Who is this for?

The Welcoming Party is for anyone who likes people and wants to feel more-connected to the Cincinnati community. To be successful, this experiment will need very new residents to make themselves known as they look to find their footing — plus bunches of Cincinnatians who feel like they can help with that. There’s no magic length of residency required to be a ‘welcomer.’ And, in fact, we think people of varying “tenures” will each have something different and valuable to share.

How does this work?

Interested parties declare their intention by responding to some survey questions.

After a six-month tenure as part of the final project-grant cohort at People’s Liberty, we are working on a version 2.0 that will take The Welcoming Party into the future.

In the initial term of the project, we connected with new residents on a 1:1 basis before co-creating a personalized party to introduce that individual — and often a “+1” — to a hand-selected group of local residents or “welcomers” that we believe the new person would be happy to know.

That personalized approach — an “analog social network,” if you will — will remain at the heart of this effort. By signing up, you can help us determine exactly what shape that takes.

How will you find people who just moved here?

If you’re ever a contestant on Family Feud and Steve Harvey asks “Name something people ask about The Welcoming Party” this is the number one answer on the board. Truly, though, we are counting on word of mouth, personal referrals, and widespread sharing of our project. We would love to hear from the folks involved in corporate hiring and relocation. People in faith communities. Friends, cousins, and friends-of-friends-of-cousins who know someone relocating here. The more local residents who have antennae up for new Cincinnatians who might benefit from this, the more connections we can make.

What if I’m introverted or have social anxiety?

That’s a great question. The heart of our project is a desire to help any given person find the Cincinnati that feels specifically “home-like” to them. We’ve tried to design for “approachability”— for instance, that first point of contact is an informal 1:1 context that should feel relatively familiar.

Of course, we know “familiar” does not automatically equal “comfortable.” We hope it might help to know that the person on the other side of that 1:1 has self-selected via a stated interest in showing hospitality and friendliness to new people. But if it doesn’t, please get in touch and let us know you’re interested in meeting people but have some reservations and we’ll see what we can do to find a better solution.

I’d like to be involved but I don’t have much spare time.

That’s not a question, but we get what you mean.

As designed, the maximum number of new calendar events anyone opts into would be three — a 1:1, a small group outing, and one big ass party at the end. (And that’s just for new residents and their ‘first contact.’)

If you can only participate in the one-off final gathering, that’s totally fine. And if that doesn’t even work out, simply by declaring your interest via responses to our survey, you can help deepen the connectivity within our community: there will be opportunities to share your insight and experience that don’t require in-person attendance.

Doing an activity with a bunch of strangers?
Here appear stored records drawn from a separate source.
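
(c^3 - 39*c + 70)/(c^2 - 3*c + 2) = (c^2 + 2*c - 35)/(c - 1)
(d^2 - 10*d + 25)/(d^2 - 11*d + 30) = (d - 5)/(d - 6)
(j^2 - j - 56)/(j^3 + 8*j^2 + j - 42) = (j - 8)/(j^2 + j - 6)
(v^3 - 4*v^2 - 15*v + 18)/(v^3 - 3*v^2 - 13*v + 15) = (v - 6)/(v - 5)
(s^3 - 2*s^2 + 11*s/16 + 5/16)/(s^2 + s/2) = (16*s^3 - 32*s^2 + 11*s + 5)/(8*s*(2*s + 1))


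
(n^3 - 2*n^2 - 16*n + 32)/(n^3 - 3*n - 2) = (n^2 - 16)/(n^2 + 2*n + 1)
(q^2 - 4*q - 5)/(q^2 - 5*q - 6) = (q - 5)/(q - 6)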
No thanks.

Hey, no fair answering your own question. If you’re a Cincinnatian who’s been here for a little while and aren’t super into meeting new people, you may have gotten lost on your way to this website. Maybe once we share some of the experiences that come from this project, you’ll want to get participate. It’s never too late to say hello.
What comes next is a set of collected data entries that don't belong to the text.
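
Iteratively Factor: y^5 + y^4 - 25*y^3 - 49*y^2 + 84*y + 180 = (y + 2)*(y^4 - y^3 - 23*y^2 - 3*y + 90) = (y + 2)*(y + 3)*(y^3 - 4*y^2 - 11*y + 30) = (y - 5)*(y + 2)*(y + 3)*(y^2 + y - 6) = (y - 5)*(y + 2)*(y + 3)^2*(y - 2)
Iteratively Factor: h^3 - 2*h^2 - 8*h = (h)*(h^2 - 2*h - 8) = h*(h - 4)*(h + 2)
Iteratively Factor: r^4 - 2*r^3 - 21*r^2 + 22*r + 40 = (r + 4)*(r^3 - 6*r^2 + 3*r + 10) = (r + 1)*(r + 4)*(r^2 - 7*r + 10) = (r - 2)*(r + 1)*(r + 4)*(r - 5)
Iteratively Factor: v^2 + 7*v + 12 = (v + 4)*(v + 3)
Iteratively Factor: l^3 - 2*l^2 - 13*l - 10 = (l + 1)*(l^2 - 3*l - 10) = (l + 1)*(l + 2)*(l - 5)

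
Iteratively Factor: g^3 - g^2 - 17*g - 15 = (g + 3)*(g^2 - 4*g - 5) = (g + 1)*(g + 3)*(g - 5)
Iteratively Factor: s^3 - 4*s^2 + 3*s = (s - 1)*(s^2 - 3*s) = s*(s - 1)*(s - 3)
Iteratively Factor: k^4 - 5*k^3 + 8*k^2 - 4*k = (k - 2)*(k^3 - 3*k^2 + 2*k) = (k - 2)*(k - 1)*(k^2 - 2*k) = (k - 2)^2*(k - 1)*(k)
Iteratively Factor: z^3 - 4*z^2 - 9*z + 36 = (z - 3)*(z^2 - z - 12) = (z - 3)*(z + 3)*(z - 4)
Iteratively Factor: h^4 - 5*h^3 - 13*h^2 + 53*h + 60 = (h + 1)*(h^3 - 6*h^2 - 7*h + 60) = (h - 4)*(h + 1)*(h^2 - 2*h - 15) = (h - 4)*(h + 1)*(h + 3)*(h - 5)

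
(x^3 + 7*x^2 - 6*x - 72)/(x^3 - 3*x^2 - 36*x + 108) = (x + 4)/(x - 6)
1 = 1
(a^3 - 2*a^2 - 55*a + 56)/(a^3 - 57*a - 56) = (a - 1)/(a + 1)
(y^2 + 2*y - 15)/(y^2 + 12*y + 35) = (y - 3)/(y + 7)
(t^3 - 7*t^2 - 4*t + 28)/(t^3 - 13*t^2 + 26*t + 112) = (t - 2)/(t - 8)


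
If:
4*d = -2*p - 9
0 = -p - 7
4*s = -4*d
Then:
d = 5/4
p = -7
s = -5/4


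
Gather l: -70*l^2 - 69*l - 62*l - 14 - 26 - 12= -70*l^2 - 131*l - 52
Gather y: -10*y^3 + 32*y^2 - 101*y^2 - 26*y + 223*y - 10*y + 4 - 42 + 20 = -10*y^3 - 69*y^2 + 187*y - 18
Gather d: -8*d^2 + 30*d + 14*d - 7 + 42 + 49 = -8*d^2 + 44*d + 84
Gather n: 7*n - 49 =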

If you’re newly located here and this idea ties your stomach in knots, know that we designed this initiative to introduce new people and faces little by little. Our guiding principle is to create experiences that are at least 39.4% less awkward and more comfortable than traditional methods of meeting new people such as (but not limited to): approaching a stranger in a bar or coffee shop; networking mixers; signing up as a ‘free agent’ for a rec sports league; accompanying an existing friend-group for an activity they’re already doing; cold-calling that one guy your buddy brought to that thing seven years ago. The whole deal here is that you’ll be connected with people who have at least one meaningful thing in common with you, and who have expressly said they like being friendly.
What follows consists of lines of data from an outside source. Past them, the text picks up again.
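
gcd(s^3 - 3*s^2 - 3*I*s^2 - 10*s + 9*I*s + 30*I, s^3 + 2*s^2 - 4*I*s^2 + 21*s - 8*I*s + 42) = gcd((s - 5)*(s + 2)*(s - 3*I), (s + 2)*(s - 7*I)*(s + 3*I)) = s + 2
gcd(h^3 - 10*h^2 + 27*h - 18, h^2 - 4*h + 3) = h^2 - 4*h + 3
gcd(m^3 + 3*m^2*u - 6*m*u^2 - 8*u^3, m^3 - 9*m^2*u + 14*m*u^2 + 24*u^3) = m + u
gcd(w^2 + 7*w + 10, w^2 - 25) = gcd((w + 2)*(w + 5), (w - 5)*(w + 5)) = w + 5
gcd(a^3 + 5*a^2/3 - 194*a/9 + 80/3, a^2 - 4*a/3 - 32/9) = a - 8/3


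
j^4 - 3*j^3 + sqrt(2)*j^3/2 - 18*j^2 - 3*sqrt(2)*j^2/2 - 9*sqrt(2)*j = j*(j - 6)*(j + 3)*(j + sqrt(2)/2)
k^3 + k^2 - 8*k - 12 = (k - 3)*(k + 2)^2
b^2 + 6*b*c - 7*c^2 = (b - c)*(b + 7*c)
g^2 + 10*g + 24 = (g + 4)*(g + 6)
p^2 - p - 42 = (p - 7)*(p + 6)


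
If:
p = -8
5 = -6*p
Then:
No Solution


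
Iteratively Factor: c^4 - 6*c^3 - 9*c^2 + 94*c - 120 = (c - 5)*(c^3 - c^2 - 14*c + 24) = (c - 5)*(c - 2)*(c^2 + c - 12) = (c - 5)*(c - 2)*(c + 4)*(c - 3)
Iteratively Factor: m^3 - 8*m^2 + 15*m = (m - 5)*(m^2 - 3*m) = m*(m - 5)*(m - 3)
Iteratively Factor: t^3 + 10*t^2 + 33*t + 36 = (t + 3)*(t^2 + 7*t + 12) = (t + 3)*(t + 4)*(t + 3)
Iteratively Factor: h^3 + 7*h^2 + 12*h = (h + 3)*(h^2 + 4*h) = (h + 3)*(h + 4)*(h)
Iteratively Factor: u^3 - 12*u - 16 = (u + 2)*(u^2 - 2*u - 8) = (u + 2)^2*(u - 4)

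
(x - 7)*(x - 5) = x^2 - 12*x + 35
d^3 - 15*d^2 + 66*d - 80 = (d - 8)*(d - 5)*(d - 2)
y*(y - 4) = y^2 - 4*y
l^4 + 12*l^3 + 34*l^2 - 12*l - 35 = (l - 1)*(l + 1)*(l + 5)*(l + 7)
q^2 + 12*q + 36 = (q + 6)^2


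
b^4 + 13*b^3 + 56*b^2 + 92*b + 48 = (b + 1)*(b + 2)*(b + 4)*(b + 6)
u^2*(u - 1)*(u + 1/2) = u^4 - u^3/2 - u^2/2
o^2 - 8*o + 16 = (o - 4)^2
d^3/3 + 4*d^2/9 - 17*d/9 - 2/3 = (d/3 + 1)*(d - 2)*(d + 1/3)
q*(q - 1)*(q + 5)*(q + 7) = q^4 + 11*q^3 + 23*q^2 - 35*q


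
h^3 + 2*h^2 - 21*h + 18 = (h - 3)*(h - 1)*(h + 6)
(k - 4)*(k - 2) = k^2 - 6*k + 8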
If your skepticism is more a matter of safety or security, let us know, so we can further discuss the social controls we’re utilizing to overcome this — as well as hear your concerns.

What are the best neighborhoods in Cincinnati?

C’mon, now, don’t put us on the spot like that. Truly, every neighborhood in Cincinnati has its strengths, and “best” is such a subjective and personal assessment. What we can say is that this project is designed to help connect new folks like you with residents who are likely to have a good feel for what “best” probably looks like in your book.

What are the best things to do in Cincinnati?

Can we cop out and say “anything that facilitates the flow of the soul?” Again, every person is different. We think Cincinnati “punches above its weight” in terms of arts, music and culinary scenes. There are loads of volunteer opportunities. Our parks are pretty darn great. Spectator sports abound. Things like world-class rock-climbing and bourbon are close enough for a day trip. And, did you know that we know a bunch of people who are really eager to help you discover whatever particular things float your own personal boat?

Who funds all this?

We are very proud to have been part of the eighth class of project grantees powered by People’s Liberty. Their support allowed us to cover costs associated with 1:1’s, small group outings, and other events, while we explored our idea.

As we work on version 2.0, we are exploring funding models to continue welcoming new Cincinnatians to our community.